ご質問といいますか、むしろ要望になるのかもしれませんけれども、大変難しい問題で、室長、大変だと思うのですけれども、これは、短期間でまとめるときに一番基本のところで、公益法人だけに絞って、しかも、この中におかしいのがいるのでそれをどうするかと、そういう問題に絞れば、これは私はわりあい短期間に答えを出せると思うのですけれども、例えば公益法人と中間法人を一緒にして論ずるとなると、どうしても非営利法人のあり方を考えざるを得ない。あるいは、公益法人だけに絞っても、さっき言ったような焦点ではなくて、非営利法人としてのあり方という問題に入ってしまって、やはり問題は難しくなってくる。いわば民法百年来の立法の怠慢のツケが一挙に噴き出すということで、大変なことになると思います。ですから、そこの基本のところをどのようなスタンスをおとりになるのか、それによって、問題点も、かかる時間も、関係者も、全然変わってくるというふうに思います。
一歩踏み出して、非営利法人そのもののあり方まで踏み込むというふうにお決めになれば、たまたま形式的には公益法人と中間法人だけやるとしても、それはNPO法人にももちろん影響するし、そのあと、当然それはあり方として響いてくるわけです。宗教法人にも、社会福祉法人にも、学校法人にも、そのあと、当然でき上がった姿が響いてくることになるわけで、もしも非営利法人のあり方を全部議論されるなら、そこまで見据えてやっていただかないと、それはなかなか決まらないのではないか。それがめどの範囲内にできるかと、そういう大変難しい問題にあるだろうなというふうに思います。
〇委員
それ、ちょっと政治的な発言だなあ。
よろしいでしょうか。
こちらのワーキンググループ、内閣官房の法人制度の見直し、そういうものを踏まえて開催したいと思いますが、それも時期によりますので、今後、ご協力いただきたいと思います。
〇委員
法人制度は切り離しでも、課税は別建てで三つ一緒にというのはできないのですか。つまり、今まで議論していたようにやればいいだけの話で、法人制度と課税は関係ないですから……関係ないというか、あるのですが、今までどおりというのは可能性としてはあるわけですね。
〇委員
その辺は一人ではちょっとお答えできませんけれども、それも含めて。
〇委員
でも、土台が狂ってしまったのだから、それは難しいよ。
ということで、若干のお時間をいただいた上で、また、日程等についてご案内させていただきたいと思います。

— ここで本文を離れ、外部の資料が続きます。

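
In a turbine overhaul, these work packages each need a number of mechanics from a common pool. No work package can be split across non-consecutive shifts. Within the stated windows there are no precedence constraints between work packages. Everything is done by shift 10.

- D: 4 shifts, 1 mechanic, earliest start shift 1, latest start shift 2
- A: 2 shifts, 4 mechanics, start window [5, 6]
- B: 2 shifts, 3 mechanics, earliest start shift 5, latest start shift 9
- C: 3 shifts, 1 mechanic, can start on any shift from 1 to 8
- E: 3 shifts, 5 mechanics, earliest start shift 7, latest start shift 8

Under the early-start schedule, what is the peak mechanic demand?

Early-start schedule: D@1, A@5, B@5, C@1, E@7.
Load per shift: shift 1: 2, shift 2: 2, shift 3: 2, shift 4: 1, shift 5: 7, shift 6: 7, shift 7: 5, shift 8: 5, shift 9: 5, shift 10: 0.
Peak is 7.

7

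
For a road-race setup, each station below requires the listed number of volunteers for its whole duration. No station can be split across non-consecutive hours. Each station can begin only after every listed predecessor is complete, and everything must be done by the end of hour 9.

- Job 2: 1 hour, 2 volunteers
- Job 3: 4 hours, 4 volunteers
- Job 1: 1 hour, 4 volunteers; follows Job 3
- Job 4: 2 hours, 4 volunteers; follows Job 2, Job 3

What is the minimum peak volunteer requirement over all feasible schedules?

Early-start (Job 2@1, Job 3@1, Job 1@5, Job 4@5) gives peak 8: h1:6  h2:4  h3:4  h4:4  h5:8  h6:4  h7:0  h8:0  h9:0.
Shift Job 3→2, Job 1→6, Job 4→7.
Schedule Job 2@1, Job 3@2, Job 1@6, Job 4@7: h1:2  h2:4  h3:4  h4:4  h5:4  h6:4  h7:4  h8:4  h9:0 — peak 4.
Total volunteer-hours = 30 over 9 hours ⇒ peak ≥ ⌈30/9⌉ = 4, so 4 is optimal.

4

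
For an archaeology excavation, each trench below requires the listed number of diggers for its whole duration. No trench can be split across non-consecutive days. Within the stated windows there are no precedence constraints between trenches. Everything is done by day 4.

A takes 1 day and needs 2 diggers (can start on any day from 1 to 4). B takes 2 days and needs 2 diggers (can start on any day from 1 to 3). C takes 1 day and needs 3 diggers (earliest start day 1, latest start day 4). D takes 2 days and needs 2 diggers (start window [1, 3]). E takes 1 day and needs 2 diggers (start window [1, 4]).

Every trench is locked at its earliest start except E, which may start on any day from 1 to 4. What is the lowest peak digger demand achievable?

E@1: d1:11  d2:4  d3:0  d4:0 → peak 11
E@2: d1:9  d2:6  d3:0  d4:0 → peak 9
E@3: d1:9  d2:4  d3:2  d4:0 → peak 9
E@4: d1:9  d2:4  d3:0  d4:2 → peak 9
Best is E@2, peak 9.

9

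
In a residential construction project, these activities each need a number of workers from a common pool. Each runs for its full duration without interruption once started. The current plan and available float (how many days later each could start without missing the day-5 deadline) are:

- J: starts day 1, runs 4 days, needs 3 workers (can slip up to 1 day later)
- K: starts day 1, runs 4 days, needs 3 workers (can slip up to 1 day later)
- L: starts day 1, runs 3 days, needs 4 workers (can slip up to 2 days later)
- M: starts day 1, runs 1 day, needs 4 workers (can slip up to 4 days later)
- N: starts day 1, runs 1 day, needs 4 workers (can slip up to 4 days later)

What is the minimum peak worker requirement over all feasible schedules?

Early-start (J@1, K@1, L@1, M@1, N@1) gives peak 18: d1:18  d2:10  d3:10  d4:6  d5:0.
Shift M→4, N→5.
Schedule J@1, K@1, L@1, M@4, N@5: d1:10  d2:10  d3:10  d4:10  d5:4 — peak 10.

10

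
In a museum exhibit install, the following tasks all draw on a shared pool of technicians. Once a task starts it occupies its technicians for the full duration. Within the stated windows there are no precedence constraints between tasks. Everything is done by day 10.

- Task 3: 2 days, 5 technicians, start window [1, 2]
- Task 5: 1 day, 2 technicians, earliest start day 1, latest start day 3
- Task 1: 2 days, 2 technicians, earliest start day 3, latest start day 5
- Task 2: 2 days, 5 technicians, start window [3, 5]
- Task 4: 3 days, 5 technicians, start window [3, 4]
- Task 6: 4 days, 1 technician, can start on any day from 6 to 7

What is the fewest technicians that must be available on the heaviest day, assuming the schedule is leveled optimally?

10

Early-start (Task 3@1, Task 5@1, Task 1@3, Task 2@3, Task 4@3, Task 6@6) gives peak 12: d1:7  d2:5  d3:12  d4:12  d5:5  d6:1  d7:1  d8:1  d9:1  d10:0.
Shift Task 2→5.
Schedule Task 3@1, Task 5@1, Task 1@3, Task 2@5, Task 4@3, Task 6@6: d1:7  d2:5  d3:7  d4:7  d5:10  d6:6  d7:1  d8:1  d9:1  d10:0 — peak 10.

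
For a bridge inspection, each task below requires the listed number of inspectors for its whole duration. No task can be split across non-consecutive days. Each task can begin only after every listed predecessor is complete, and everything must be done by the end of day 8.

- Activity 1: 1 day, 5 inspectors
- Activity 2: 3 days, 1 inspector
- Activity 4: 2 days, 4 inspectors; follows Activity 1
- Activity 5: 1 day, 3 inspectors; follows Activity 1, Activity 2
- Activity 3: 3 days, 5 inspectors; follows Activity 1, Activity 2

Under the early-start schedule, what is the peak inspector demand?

8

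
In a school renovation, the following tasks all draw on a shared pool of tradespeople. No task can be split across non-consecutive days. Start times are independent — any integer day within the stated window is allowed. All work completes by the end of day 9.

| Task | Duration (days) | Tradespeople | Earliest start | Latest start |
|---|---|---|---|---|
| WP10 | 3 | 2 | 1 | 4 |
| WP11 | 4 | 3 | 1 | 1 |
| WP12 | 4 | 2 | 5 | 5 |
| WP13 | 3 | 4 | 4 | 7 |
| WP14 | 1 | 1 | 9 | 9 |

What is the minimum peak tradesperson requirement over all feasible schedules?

6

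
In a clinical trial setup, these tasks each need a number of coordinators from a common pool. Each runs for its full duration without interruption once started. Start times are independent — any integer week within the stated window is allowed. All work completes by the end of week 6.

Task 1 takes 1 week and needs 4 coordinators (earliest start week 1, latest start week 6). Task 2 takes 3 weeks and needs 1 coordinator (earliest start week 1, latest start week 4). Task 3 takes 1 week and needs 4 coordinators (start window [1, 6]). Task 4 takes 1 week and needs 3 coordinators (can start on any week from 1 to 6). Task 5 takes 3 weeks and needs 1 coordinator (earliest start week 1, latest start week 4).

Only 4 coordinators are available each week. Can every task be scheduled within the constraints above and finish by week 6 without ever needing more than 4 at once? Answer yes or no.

Schedule Task 1@1, Task 2@2, Task 3@5, Task 4@6, Task 5@2: w1:4  w2:2  w3:2  w4:2  w5:4  w6:3 — peak 4 ≤ 4.

yes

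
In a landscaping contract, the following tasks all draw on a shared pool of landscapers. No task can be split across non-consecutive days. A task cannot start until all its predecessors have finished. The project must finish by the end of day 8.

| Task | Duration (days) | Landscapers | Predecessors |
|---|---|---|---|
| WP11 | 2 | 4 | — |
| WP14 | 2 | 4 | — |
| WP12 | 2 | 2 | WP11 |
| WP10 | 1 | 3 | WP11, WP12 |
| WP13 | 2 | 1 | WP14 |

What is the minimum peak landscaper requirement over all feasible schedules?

4

Early-start (WP11@1, WP14@1, WP12@3, WP10@5, WP13@3) gives peak 8: d1:8  d2:8  d3:3  d4:3  d5:3  d6:0  d7:0  d8:0.
Shift WP14→3, WP12→5, WP10→7, WP13→5.
Schedule WP11@1, WP14@3, WP12@5, WP10@7, WP13@5: d1:4  d2:4  d3:4  d4:4  d5:3  d6:3  d7:3  d8:0 — peak 4.
Total landscaper-days = 25 over 8 days ⇒ peak ≥ ⌈25/8⌉ = 4, so 4 is optimal.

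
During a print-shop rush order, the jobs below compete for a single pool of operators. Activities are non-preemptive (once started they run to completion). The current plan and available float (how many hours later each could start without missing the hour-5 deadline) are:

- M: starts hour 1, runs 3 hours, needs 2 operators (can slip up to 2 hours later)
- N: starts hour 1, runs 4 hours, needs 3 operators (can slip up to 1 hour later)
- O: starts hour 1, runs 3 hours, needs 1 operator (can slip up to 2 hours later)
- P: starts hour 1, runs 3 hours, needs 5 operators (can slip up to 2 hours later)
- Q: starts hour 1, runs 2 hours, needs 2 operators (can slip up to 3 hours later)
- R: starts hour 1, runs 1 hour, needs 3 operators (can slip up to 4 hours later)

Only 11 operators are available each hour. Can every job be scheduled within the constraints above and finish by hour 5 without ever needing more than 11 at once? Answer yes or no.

Schedule M@1, N@1, O@1, P@1, Q@4, R@4: h1:11  h2:11  h3:11  h4:8  h5:2 — peak 11 ≤ 11.

yes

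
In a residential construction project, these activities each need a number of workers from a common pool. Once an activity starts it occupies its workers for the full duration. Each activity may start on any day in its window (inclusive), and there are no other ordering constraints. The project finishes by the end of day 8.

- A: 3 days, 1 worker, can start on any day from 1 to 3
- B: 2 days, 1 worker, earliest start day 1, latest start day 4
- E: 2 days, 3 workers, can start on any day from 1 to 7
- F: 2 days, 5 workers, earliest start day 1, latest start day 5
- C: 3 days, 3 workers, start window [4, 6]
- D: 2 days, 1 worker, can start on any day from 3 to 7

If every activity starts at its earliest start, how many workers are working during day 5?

3

At early start, day 5 has: C.
Demand: 3 = 3.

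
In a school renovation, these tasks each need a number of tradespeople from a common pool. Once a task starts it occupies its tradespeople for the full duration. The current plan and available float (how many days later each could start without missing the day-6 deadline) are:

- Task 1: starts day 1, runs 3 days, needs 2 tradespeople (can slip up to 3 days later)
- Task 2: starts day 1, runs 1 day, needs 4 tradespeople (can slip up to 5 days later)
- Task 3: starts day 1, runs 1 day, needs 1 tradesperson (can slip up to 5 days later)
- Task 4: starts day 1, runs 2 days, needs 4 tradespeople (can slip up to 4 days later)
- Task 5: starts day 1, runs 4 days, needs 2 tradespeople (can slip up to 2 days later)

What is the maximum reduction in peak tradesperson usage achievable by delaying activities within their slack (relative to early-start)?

7

Early-start peak: d1:13  d2:8  d3:4  d4:2  d5:0  d6:0 ⇒ 13.
Leveled (Task 1@1, Task 2@1, Task 3@2, Task 4@4, Task 5@2): d1:6  d2:5  d3:4  d4:6  d5:6  d6:0 ⇒ 6.
Reduction 13 − 6 = 7.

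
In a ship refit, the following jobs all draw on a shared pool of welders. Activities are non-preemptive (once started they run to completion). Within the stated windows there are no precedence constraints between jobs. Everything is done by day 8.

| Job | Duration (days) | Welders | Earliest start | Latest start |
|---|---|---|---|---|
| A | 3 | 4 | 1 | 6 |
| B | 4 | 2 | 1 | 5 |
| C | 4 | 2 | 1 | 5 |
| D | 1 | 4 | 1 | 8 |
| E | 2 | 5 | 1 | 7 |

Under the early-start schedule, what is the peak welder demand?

Early-start schedule: A@1, B@1, C@1, D@1, E@1.
Load per day: day 1: 17, day 2: 13, day 3: 8, day 4: 4, day 5: 0, day 6: 0, day 7: 0, day 8: 0.
Peak is 17.

17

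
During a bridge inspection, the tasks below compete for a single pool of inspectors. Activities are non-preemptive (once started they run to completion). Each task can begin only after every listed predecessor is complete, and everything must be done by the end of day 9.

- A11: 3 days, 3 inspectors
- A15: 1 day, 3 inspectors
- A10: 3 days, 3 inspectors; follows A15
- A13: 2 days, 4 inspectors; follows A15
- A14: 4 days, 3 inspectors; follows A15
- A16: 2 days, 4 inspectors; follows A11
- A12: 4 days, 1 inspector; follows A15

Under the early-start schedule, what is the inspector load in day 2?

14

At early start, day 2 has: A11, A10, A13, A14, A12.
Demand: 3 + 3 + 4 + 3 + 1 = 14.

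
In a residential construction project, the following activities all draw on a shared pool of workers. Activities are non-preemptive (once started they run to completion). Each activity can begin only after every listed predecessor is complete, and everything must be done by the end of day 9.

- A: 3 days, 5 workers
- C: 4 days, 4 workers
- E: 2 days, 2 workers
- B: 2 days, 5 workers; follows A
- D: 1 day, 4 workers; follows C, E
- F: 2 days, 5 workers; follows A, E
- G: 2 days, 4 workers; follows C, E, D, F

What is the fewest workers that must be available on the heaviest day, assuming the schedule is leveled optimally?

9

Early-start (A@1, C@1, E@1, B@4, D@5, F@4, G@6) gives peak 14: d1:11  d2:11  d3:9  d4:14  d5:14  d6:4  d7:4  d8:0  d9:0.
Shift E→4, B→8, D→6, F→6, G→8.
Schedule A@1, C@1, E@4, B@8, D@6, F@6, G@8: d1:9  d2:9  d3:9  d4:6  d5:2  d6:9  d7:5  d8:9  d9:9 — peak 9.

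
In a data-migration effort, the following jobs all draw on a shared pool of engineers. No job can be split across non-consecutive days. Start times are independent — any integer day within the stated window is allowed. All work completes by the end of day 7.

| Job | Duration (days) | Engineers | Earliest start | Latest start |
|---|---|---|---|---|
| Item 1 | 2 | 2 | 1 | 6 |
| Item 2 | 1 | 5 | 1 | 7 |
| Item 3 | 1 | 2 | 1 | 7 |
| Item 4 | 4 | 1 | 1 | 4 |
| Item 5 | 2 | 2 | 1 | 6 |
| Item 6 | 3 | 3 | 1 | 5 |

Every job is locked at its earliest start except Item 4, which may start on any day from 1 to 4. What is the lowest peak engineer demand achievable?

Item 4@1: d1:15  d2:8  d3:4  d4:1  d5:0  d6:0  d7:0 → peak 15
Item 4@2: d1:14  d2:8  d3:4  d4:1  d5:1  d6:0  d7:0 → peak 14
Item 4@3: d1:14  d2:7  d3:4  d4:1  d5:1  d6:1  d7:0 → peak 14
Item 4@4: d1:14  d2:7  d3:3  d4:1  d5:1  d6:1  d7:1 → peak 14
Best is Item 4@2, peak 14.

14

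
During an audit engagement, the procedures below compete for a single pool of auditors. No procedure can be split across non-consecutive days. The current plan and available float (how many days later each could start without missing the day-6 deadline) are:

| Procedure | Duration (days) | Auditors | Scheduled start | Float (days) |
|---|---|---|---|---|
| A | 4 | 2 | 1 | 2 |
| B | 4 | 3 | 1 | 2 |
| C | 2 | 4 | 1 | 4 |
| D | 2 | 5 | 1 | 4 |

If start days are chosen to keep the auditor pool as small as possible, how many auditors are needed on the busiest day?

Early-start (A@1, B@1, C@1, D@1) gives peak 14: d1:14  d2:14  d3:5  d4:5  d5:0  d6:0.
Shift B→3, C→5.
Schedule A@1, B@3, C@5, D@1: d1:7  d2:7  d3:5  d4:5  d5:7  d6:7 — peak 7.
Total auditor-days = 38 over 6 days ⇒ peak ≥ ⌈38/6⌉ = 7, so 7 is optimal.

7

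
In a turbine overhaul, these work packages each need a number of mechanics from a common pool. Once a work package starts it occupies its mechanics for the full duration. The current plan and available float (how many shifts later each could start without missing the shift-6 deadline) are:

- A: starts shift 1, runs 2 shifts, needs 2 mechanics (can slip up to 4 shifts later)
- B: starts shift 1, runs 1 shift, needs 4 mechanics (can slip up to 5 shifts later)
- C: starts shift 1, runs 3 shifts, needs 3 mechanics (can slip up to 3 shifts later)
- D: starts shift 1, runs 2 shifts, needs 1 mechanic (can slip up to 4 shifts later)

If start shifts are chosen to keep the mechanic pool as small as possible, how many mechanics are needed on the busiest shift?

4

Early-start (A@1, B@1, C@1, D@1) gives peak 10: s1:10  s2:6  s3:3  s4:0  s5:0  s6:0.
Shift B→3, C→4.
Schedule A@1, B@3, C@4, D@1: s1:3  s2:3  s3:4  s4:3  s5:3  s6:3 — peak 4.
Total mechanic-shifts = 19 over 6 shifts ⇒ peak ≥ ⌈19/6⌉ = 4, so 4 is optimal.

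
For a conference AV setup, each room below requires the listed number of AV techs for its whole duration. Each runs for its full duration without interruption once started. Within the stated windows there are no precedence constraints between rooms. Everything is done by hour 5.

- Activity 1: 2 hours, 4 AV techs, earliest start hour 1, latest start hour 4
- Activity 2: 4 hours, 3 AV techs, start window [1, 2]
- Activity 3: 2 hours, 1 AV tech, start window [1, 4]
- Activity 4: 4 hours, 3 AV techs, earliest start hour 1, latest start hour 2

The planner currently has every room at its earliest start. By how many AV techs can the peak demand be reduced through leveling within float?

1

Early-start peak: h1:11  h2:11  h3:6  h4:6  h5:0 ⇒ 11.
Leveled (Activity 1@1, Activity 2@1, Activity 3@3, Activity 4@1): h1:10  h2:10  h3:7  h4:7  h5:0 ⇒ 10.
Reduction 11 − 10 = 1.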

どうもお忙しい中、ありがとうございました。よろしくお願いいたします。
〔閉会〕
(注)
本議事録は毎回の審議後、速やかな公表に努め、限られた時間内にとりまとめるため速記録から、財務省主税局及び総務省自治税務局の文責において作成した資料です。
内容には正確を期していますが、税制調査会議事規則に基づき、事後の修正の可能性があることをご承知置きください。